Les journalistes technos ne savent plus ce que signifient tester. Ils se contentent de copier-coller les communiqués de presse et de se faire les porte-paroles des apôtres du marketing. D’ailleurs, je me demande combien de livres ils lisent par an et quelle est leur légitimité à critiquer un reader. Passons sur cette autre imposture.

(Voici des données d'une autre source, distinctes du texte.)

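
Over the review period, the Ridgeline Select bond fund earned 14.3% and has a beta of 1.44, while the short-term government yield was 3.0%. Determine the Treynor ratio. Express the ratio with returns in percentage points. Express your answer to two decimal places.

Treynor = (Rp − Rf) / β = (14.3% − 3.0%) / 1.44 = 11.30 / 1.44 = 7.8472

7.85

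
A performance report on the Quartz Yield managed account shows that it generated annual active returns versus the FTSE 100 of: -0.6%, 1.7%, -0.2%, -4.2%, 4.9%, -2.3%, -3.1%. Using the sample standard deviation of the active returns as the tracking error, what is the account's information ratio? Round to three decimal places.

Mean return r̄ = -3.80 / 7 = -0.5429%
Σ(r − r̄)² = 57.7771; sample σ = √(57.7771/6) = 3.1031%
IR = r̄ / tracking error = -0.5429 / 3.1031 = -0.1750

-0.175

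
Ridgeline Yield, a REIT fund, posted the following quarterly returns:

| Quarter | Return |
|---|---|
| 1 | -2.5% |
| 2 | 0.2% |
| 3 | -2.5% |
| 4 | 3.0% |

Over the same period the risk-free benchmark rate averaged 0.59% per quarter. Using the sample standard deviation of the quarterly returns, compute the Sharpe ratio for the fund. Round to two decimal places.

-0.40

Mean return r̄ = -1.80 / 4 = -0.4500%
Σ(r − r̄)² = (-2.5 − (-0.4500))² + (0.2 − (-0.4500))² + (-2.5 − (-0.4500))² + … = 20.7300
sample σ = √(20.7300 / 3) = √6.9100 = 2.6287%
Sharpe = (r̄ − rf) / σ = (-0.4500 − 0.59) / 2.6287 = -1.0400 / 2.6287 = -0.3956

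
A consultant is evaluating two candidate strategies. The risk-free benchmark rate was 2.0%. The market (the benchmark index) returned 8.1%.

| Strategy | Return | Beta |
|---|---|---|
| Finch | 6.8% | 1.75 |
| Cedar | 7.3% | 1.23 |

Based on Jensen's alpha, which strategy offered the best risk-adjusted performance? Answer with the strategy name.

Finch: α = 6.8% − [2.0% + 1.75 × (8.1% − 2.0%)] = -5.875
Cedar: α = 7.3% − [2.0% + 1.23 × (8.1% − 2.0%)] = -2.203
Highest: Cedar (-2.203).

Cedar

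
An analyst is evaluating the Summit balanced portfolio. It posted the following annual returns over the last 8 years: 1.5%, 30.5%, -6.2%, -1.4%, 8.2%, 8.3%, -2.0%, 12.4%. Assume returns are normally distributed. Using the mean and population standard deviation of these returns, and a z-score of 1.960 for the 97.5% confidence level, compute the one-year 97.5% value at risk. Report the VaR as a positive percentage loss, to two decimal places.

Mean return r̄ = 51.30 / 8 = 6.4125%
Population σ = √[Σ(r − r̄)² / 8] = √[937.8288 / 8] = √117.2286 = 10.8272%
VaR = −(r̄ − z·σ) = −(6.4125 − 1.960 × 10.8272) = −(-14.8088) = 14.8088%

14.81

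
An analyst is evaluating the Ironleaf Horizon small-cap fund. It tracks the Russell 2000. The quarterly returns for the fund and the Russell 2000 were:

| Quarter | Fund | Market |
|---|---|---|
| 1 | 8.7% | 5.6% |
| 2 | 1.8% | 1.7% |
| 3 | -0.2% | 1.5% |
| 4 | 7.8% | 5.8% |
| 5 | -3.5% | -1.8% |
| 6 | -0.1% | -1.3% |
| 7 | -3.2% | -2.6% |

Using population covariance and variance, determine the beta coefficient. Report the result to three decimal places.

1.377

r̄p = 1.6143%,  r̄m = 1.2714%
Cov = Σ(rp − r̄p)(rm − r̄m) / 7 = 13.8718
Var(rm) = Σ(rm − r̄m)² / 7 = 10.0735
β = Cov / Var = 13.8718 / 10.0735 = 1.3771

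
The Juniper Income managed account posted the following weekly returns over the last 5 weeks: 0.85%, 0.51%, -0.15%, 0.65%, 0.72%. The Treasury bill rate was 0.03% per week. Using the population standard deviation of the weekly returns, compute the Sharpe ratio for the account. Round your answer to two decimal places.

r̄ = (0.85 + 0.51 − 0.15 + 0.65 + 0.72) / 5 = 2.580 / 5 = 0.5160%
Σ(r − r̄)² = (0.85 − 0.5160)² + (0.51 − 0.5160)² + … = 0.6147
population σ = √(0.6147 / 5) = √0.1229 = 0.3506%
Sharpe = (r̄ − rf) / σ = (0.5160 − 0.03) / 0.3506 = 0.4860 / 0.3506 = 1.3862

1.39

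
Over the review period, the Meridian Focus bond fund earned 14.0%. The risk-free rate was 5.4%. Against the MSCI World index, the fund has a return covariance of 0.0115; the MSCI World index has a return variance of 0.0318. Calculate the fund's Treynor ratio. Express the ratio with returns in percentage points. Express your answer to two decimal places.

23.78

β = Cov / Var = 0.0115 / 0.0318 = 0.3616
Treynor = (Rp − Rf) / β = (14.0% − 5.4%) / 0.3616 = 8.60 / 0.3616 = 23.7832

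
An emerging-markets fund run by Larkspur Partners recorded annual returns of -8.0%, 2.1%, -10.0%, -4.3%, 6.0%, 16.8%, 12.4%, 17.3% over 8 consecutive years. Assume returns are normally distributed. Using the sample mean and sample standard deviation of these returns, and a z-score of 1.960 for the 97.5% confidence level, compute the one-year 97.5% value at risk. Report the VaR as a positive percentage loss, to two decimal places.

μ = (-8 + 2.1 − 10 − 4.3 + 6 + 16.8 + 12.4 + 17.3) / 8 = 32.30 / 8 = 4.0375%
Σ(r − μ)² = 827.7788; sample σ = √(827.7788/7) = 10.8745%
VaR = −(μ − z·σ) = −(4.0375 − 1.960 × 10.8745) = −(-17.2765) = 17.2765%

17.28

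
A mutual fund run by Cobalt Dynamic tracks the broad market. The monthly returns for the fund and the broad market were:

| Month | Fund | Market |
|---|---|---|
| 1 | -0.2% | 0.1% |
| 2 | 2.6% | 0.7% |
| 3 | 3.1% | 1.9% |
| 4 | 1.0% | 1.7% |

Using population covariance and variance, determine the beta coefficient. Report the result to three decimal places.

1.037

r̄p = 1.6250%,  r̄m = 1.1000%
Cov = Σ(rp − r̄p)(rm − r̄m) / 4 = 0.5600
Var(rm) = Σ(rm − r̄m)² / 4 = 0.5400
β = Cov / Var = 0.5600 / 0.5400 = 1.0370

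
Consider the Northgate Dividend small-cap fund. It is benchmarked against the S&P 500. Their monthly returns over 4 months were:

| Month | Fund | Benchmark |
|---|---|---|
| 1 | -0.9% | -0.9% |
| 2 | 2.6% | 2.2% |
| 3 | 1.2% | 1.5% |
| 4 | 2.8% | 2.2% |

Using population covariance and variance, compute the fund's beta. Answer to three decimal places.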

Une première chose me choque quand je déballe le Paperwhite, ces balourds d’Amazon, pas réputés pour leur élégance il est vrai, ont écrit « Kindle » en blanc sur fond noir en bas du lecteur. Contraste maximum sous mes yeux. Pub permanente. Comme si je ne savais pas déjà, comme si je n’étais pas déjà un acheteur. Apple a cette décence de se faire discret. C’est pas grand-chose, juste un peu de respect.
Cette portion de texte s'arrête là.